Asset recycling helps to unlock government funds which are immobilised in government-funded assets.
These assets could be handed over to the private sector, like Africa50 under a concession. The proceeds from the concession could be used to fund a new asset/project. Essentially you are recycling money which is in an immobilised asset.
For example, in the case of the Senegal-Gambia bridge which is tolled, we did a valuation of the bridge and agreed a concession deal where we came up with a price, paid this to the governments. They are then able to deploy the money in new projects and then we manage the bridge.
What are some of the benefits of asset recycling?
There are two major benefits under this arrangement. One, the government is able to unlock capital which is tied in existing projects. Secondly, private sector is able to manage these assets more efficiently and this is a win for both government and the citizens in deriving maximum benefits in these projects.
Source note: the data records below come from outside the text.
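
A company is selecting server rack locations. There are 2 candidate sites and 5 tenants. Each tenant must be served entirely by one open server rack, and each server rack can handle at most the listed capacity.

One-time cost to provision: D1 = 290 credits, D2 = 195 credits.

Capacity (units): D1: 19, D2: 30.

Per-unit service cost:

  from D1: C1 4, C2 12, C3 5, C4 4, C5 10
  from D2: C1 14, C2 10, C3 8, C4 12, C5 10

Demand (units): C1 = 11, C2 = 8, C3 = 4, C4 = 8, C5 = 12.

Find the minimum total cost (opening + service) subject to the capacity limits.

Minimum total cost: 793

Open {D1, D2}: C1→D1 4·11=44, C2→D2 10·8=80, C3→D2 8·4=32, C4→D1 4·8=32, C5→D2 10·12=120.
Loads: D1 carries 19/19, D2 carries 24/30. Service 308; fixed 485; total 793.
Next best feasible plan costs 845.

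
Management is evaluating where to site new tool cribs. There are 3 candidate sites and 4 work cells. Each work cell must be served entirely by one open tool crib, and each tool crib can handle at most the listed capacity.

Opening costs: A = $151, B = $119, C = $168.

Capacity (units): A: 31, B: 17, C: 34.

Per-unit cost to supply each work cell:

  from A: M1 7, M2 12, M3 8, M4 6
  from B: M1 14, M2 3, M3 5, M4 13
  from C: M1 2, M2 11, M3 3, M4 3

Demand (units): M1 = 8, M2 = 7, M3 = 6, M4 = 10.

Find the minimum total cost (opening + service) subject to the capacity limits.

Minimum total cost: 309

Open {C}: M1→C 2·8=16, M2→C 11·7=77, M3→C 3·6=18, M4→C 3·10=30.
Loads: C carries 31/34. Service 141; fixed 168; total 309.
Next best feasible plan costs 372.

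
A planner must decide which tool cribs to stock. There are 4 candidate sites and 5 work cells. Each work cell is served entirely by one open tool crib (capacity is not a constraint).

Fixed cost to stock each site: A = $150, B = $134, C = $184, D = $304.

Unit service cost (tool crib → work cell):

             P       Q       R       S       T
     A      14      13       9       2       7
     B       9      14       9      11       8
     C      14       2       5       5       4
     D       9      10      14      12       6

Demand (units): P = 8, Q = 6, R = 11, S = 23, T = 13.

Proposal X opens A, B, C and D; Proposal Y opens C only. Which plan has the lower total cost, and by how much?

Proposal Y is cheaper by 479.

Proposal X: {A, B, C, D}: P→B 9·8=72, Q→C 2·6=12, R→C 5·11=55, S→A 2·23=46, T→C 4·13=52. Service 237; fixed 772; total 1009.
Proposal Y: {C}: P→C 14·8=112, Q→C 2·6=12, R→C 5·11=55, S→C 5·23=115, T→C 4·13=52. Service 346; fixed 184; total 530.
Difference: |1009 − 530| = 479.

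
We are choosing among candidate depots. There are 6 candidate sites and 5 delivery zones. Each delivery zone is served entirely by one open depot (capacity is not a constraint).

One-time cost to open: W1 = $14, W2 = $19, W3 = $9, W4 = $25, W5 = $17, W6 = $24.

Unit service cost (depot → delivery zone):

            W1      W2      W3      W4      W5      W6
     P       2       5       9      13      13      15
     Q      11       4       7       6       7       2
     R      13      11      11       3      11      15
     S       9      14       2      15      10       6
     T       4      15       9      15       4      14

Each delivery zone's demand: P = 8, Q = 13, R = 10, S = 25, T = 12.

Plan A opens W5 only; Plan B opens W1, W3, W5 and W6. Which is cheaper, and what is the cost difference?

Plan B is cheaper by 306.

Plan A: {W5}: P→W5 13·8=104, Q→W5 7·13=91, R→W5 11·10=110, S→W5 10·25=250, T→W5 4·12=48. Service 603; fixed 17; total 620.
Plan B: {W1, W3, W5, W6}: P→W1 2·8=16, Q→W6 2·13=26, R→W3 11·10=110, S→W3 2·25=50, T→W1 4·12=48. Service 250; fixed 64; total 314.
Difference: |620 − 314| = 306.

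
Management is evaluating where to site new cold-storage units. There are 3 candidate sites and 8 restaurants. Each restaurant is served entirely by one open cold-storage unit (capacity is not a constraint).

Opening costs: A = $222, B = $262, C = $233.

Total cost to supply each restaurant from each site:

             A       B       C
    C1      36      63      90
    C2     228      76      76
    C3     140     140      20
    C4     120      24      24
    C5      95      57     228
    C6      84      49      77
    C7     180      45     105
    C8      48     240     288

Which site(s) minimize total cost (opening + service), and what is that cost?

Open A and C; minimum total cost 936.

For any fixed open set, each restaurant goes to its cheapest open site; total = fixed + service.
{A, C}: C1→A 36, C2→C 76, C3→C 20, C4→C 24, C5→A 95, C6→C 77, C7→C 105, C8→A 48. Service 481; fixed 455; total 936.
{B}: service 694 + fixed 262 = 956
{A, B}: C1→A 36, C2→B 76, C3→A 140, C4→B 24, C5→B 57, C6→B 49, C7→B 45, C8→A 48. Service 475; fixed 484; total 959.
{A, B, C}: service 355 + fixed 717 = 1072
No other subset beats 936.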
Are you looking at the possibility of such a deal with the government of Kenya?
I already mentioned this model to President Ruto and he was pleased with the idea because it is a way to mobilise resources without additional debt.
Remember, like many other African economies, Kenya is faced with a huge debt and yet the government needs more money to fund infrastructural projects.
Africa50 does not however make decisions on behalf of governments but we are telling our shareholders that we are ready to support their priorities. It is however upon the governments to consider this because unlike other financial institutions, Africa50 does not dictate the agenda of governments.